Hear me, please. My heart literally breaks at the countless tear-stained faces searching for shelter and refuge. The war-torn countries, the lands devastated by catastrophic events, surely we have room for them. Surely the abundance I live in could be spread among dozens to help. How can I help??? It becomes the heart cry of each one of us seeking to be His hands and feet. The practicality of the answer isn't so simple. It's not just one or a few dozen. It's thousands. Maybe millions. Plus the one billion citizens governed by a single democracy with nearly countless differing views. And we're expecting one man to make the right decision for the masses and we're infuriated if we don't agree. Surely only One can be the answer anyway. 

Help us, Lord. Forgive us for hurting one another but please God, have mercy on us for hurting You. Oh how Your heart must be grieved by our bellyaching. The self-righteous views we hold that my view is somehow better. Teach us how to show Your love and mercy. Show us the way, Lord, not just to You but how to lead the lost to You. 

I know we won't all agree. The truth is I'm not sure we really know what the truth should be on these matters. But I know the One Truth we shouldn't be arguing. So let me leave this here. I don't know why some are born into the land of the free and others are enslaved. I know we can just as easily be held captive by the chains of sin and selective hearing when we refuse to listen to the heart cry of our Heavenly Father. He desires for no one to perish. Lest we forget He died for all.

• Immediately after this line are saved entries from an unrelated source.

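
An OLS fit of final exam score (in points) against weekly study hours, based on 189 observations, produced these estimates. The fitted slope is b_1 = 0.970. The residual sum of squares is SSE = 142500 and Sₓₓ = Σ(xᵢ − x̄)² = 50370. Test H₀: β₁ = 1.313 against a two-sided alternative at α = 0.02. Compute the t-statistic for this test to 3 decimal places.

MSE = SSE/(n − 2) = 142500/187 = 762.032.
SE(b_1) = √(MSE/Sₓₓ) = √(762.032/50370) = 0.122999.
t = (0.970 − 1.313) / 0.122999 = -2.789.
df = n − 2 = 187.
Two-sided p ≈ 0.0058, which is < 0.02, so reject H₀.
There is evidence that the true slope on weekly study hours differs from 1.313 points per unit.

t = -2.789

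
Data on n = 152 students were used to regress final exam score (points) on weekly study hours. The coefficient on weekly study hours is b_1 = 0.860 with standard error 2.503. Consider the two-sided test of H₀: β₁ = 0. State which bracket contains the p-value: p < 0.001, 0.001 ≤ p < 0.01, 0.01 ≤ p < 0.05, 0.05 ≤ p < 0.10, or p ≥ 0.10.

p ≥ 0.10

t = 0.860 / 2.503 = 0.344.
df = n − 2 = 152 − 2 = 150.
Two-sided p = 2·P(T_{150} > |t|) ≈ 0.7316.
So p ≥ 0.10.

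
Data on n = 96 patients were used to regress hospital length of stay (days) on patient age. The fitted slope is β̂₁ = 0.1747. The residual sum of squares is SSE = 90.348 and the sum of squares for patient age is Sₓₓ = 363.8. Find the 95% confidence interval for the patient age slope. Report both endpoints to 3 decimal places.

(0.073, 0.277)

MSE = SSE/(n − 2) = 90.348/94 = 0.961149.
SE(β̂₁) = √(MSE/Sₓₓ) = √(0.961149/363.8) = 0.0514001.
df = n − 2 = 94.
t* = t_{0.025, 94} = 1.985523.
Margin = t* × SE = 1.985523 × 0.0514001 = 0.10206.
CI: 0.1747 ± 0.10206 → (0.073, 0.277).
With 95% confidence, each one-unit increase in patient age is associated with a change of between 0.073 and 0.277 days in hospital length of stay.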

Let us seek to proclaim this Truth to the ends of the earth. 

Friday, January 27, 2017

The Little Things

Sometimes it's the little things. The simplest of details that no one else would know or recognize, yet I know. More importantly, it reminds me that He knows. There's been way too many happenings in the past few weeks for me to dismiss it as mere happenstance, so I'm coming here today to give credit where credit is due.

It's the little things. The details of our lives. The stuff that means nothing to anyone but us and because it became one of the things that God chose to pinpoint in my life it ultimately results in something monumental.

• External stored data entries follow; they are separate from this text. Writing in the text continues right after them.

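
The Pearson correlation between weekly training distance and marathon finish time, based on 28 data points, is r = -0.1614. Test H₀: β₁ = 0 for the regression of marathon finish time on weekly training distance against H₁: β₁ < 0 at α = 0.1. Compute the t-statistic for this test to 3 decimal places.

t = -0.834

t = r·√(n − 2)/√(1 − r²) = -0.1614·√26/√0.97395 = -0.834.
df = n − 2 = 26.
One-sided p ≈ 0.2060, which is ≥ 0.1, so fail to reject H₀.
The data do not give significant evidence of a linear association between weekly training distance and marathon finish time.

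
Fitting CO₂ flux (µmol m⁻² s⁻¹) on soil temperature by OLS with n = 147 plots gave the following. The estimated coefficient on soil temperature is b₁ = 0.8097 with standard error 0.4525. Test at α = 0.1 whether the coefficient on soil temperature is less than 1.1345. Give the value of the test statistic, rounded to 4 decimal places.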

It's the little things that lead me to stop and stand in awe of the God of the universe who cares enough to deal with the mundane of my day to day. It's the things that speak volumes to me when I feel like my voice is but a clanging cymbal among a thousand beating drums, realizing He heard me among the crowd.

It's often these very nit-picky things that drive us crazy. The things that gnaw at our patience or chip away at the very core of our faith. We get so caught up in these things, the petty annoyances, the simplest of grievances, that they often become the giants in our lives.

How quickly I can get caught up in my daily frustrations and miss it! I miss Him when all He wanted to do was bless my socks off, yet I spend my energy flustered and complaining.

I'll admit I'm the first one to sit in a Spirit-filled service and pray "Lord, speak to me. Use me. Let me be Your vessel." And yet I fall so short of the opportunity to fully embrace Him as He makes His way toward me. It's not always intentional. Sometimes I'm so distracted I simply miss Him altogether. Other times I'm so preoccupied with my own self that I ashamedly admit I don't leave any room for Him. "No, Lord. I've got this. You're free to help someone else." How often do I forfeit His blessings, His presence, because of my self righteous belief that I have somehow arrived?

And yet, in these moments, in these very details, He lovingly graciously comes back, pursuing me, drawing me, reminding me He's there. He seeks relationship with me. He does this by revealing Himself to me in the very distinct details that make up the mundane of my life.

But here's the catch. He's doing this for you, too. Don't miss it, my friend. Don't miss Him. The details of your life matter to the God of the universe, the Creator of all things, He cares for you and every little thing that matters to you.